Jacek Kantor komentuje

Poprosiliśmy o komentarz Jacka Kantora ze Stowarzyszenia Szczecinianie dla Siebie, który stwierdził, że sprawa nie jest jeszcze przegrana, ponieważ stowarzyszenie ma w planach złożenie odwołania od decyzji do sądu. W przypadku niepowodzenia, stowarzyszenie chce ponownie zebrać podpisy szczecinian, ale w sposób bardziej skrupulatny np. zadając pytania dotyczące miejsca zameldowania i jego formy.

Niejednoznaczna ustawa

Ustawa z dnia 15 września 2000 o referendum lokalnym podaje, że osoba, która podpisuje się pod wnioskiem lub która bierze udział w referendum musi m.in. stale zamieszkiwać dany obszar, czyli w tym przypadku Szczecin. I właśnie tutaj, według Jacka Kantora, pojawił się problem, zależny od interpretacji prawa. Sporo ludzi, którzy podpisali się pod wnioskiem, są zameldowani poza Szczecinem np. w Kobylance, Mierzynie czy w Policach, ale na co dzień pracują przecież w naszym mieście i doświadczają uciążliwości związanych ze strefą płatnego parkowania. Problemem okazał się również brak numerów domów i mieszkań podpisujących się oraz błędy w PESEL. Jacek Kantor stwierdził jednak, że komisja nie zakwestionowała prawdziwości żadnego z podpisów.

Krzystek pokaże honor?

Według Jacka Kantora, prezydent Krzystek w tej sytuacji powinien zachować się honorowo i sam ogłosić referendum w tej sprawie, do czego jako prezydent ma prawo.

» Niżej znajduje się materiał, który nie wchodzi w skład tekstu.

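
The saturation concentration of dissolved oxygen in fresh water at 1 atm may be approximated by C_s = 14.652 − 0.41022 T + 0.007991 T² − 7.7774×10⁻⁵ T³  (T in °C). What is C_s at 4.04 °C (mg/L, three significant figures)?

C_s = 14.652 − 0.41022×4.04 + 0.007991×4.04² − 7.7774×10⁻⁵×4.04³ = 13.12 mg/L.

C_s ≈ 13.1 mg/L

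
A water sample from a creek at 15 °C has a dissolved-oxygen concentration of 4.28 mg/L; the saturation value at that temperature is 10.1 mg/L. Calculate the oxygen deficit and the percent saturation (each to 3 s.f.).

D ≈ 5.82 mg/L; 42.4 % saturation

D = C_s − C = 10.1 − 4.28 = 5.82 mg/L.
% saturation = 4.28/10.1 × 100 = 42.4 %.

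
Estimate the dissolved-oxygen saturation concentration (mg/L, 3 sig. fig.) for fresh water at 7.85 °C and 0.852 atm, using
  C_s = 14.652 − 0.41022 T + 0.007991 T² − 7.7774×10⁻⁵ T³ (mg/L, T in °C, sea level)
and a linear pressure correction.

At sea level: C_s = 14.652 − 0.41022×7.85 + 0.007991×7.85² − 7.7774×10⁻⁵×7.85³ = 11.89 mg/L.
Pressure correction: C_s' = 11.89 × 0.852 = 10.13 mg/L.

C_s ≈ 10.1 mg/L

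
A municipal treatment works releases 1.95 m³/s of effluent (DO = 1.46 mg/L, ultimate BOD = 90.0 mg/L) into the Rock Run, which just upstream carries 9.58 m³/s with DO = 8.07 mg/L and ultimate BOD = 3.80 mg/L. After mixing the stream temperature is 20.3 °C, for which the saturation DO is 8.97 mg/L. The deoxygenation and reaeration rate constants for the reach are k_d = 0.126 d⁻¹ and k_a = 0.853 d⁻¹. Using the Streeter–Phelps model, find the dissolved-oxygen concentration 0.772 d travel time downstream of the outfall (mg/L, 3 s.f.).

Mixed DO = (9.58×8.07 + 1.95×1.46)/(9.58+1.95) = 80.16/11.53 = 6.952 mg/L.
Mixed L₀ = (9.58×3.80 + 1.95×90.0)/(11.53) = 211.9/11.53 = 18.38 mg/L.
Initial deficit D₀ = C_s − DO₀ = 8.97 − 6.952 = 2.018 mg/L.
D(0.772) = [0.126×18.38/(0.853−0.126)](e^(−0.126×0.772) − e^(−0.853×0.772)) + 2.018 e^(−0.853×0.772)
= 3.185 × (0.9073 − 0.5176) + 2.018 × 0.5176 = 2.286 mg/L.
DO = 8.97 − 2.286 = 6.684 mg/L.

DO ≈ 6.68 mg/L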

KOMENTARZ: Strefa płatnego parkowania budzi ogromne emocje wśród mieszkańców Szczecina. Nie dość, że benzyna i ubezpieczenie OC szybko drożeją, to jeszcze trzeba płacić spore sumy za parkowanie w centrum. W innych miastach zrezygnowano ze strefy pokazując w ten sposób swoją otwartość na mieszkańców i turystów. Czy Szczecin, który lansuje się jako miasto otwarte, nie powinien raczej zrezygnować z tego kontrowersyjnego pomysłu? Faktem pozostaje jednak, że stowarzyszenie działając pod presją czasu zaniedbała ważne szczegóły. Po raz kolejny potwierdza się prawdziwość powiedzenia, że pośpiech to zły doradca. Może również zastanawiać drobiazgowość komisji. Skoro żadne z podpisów nie zostało sfałszowane, dlaczego nie można wyjść na przeciw oczekiwaniom obywateli. Zwłaszcza, że ustawa wydaje się nie być do końca precyzyjna.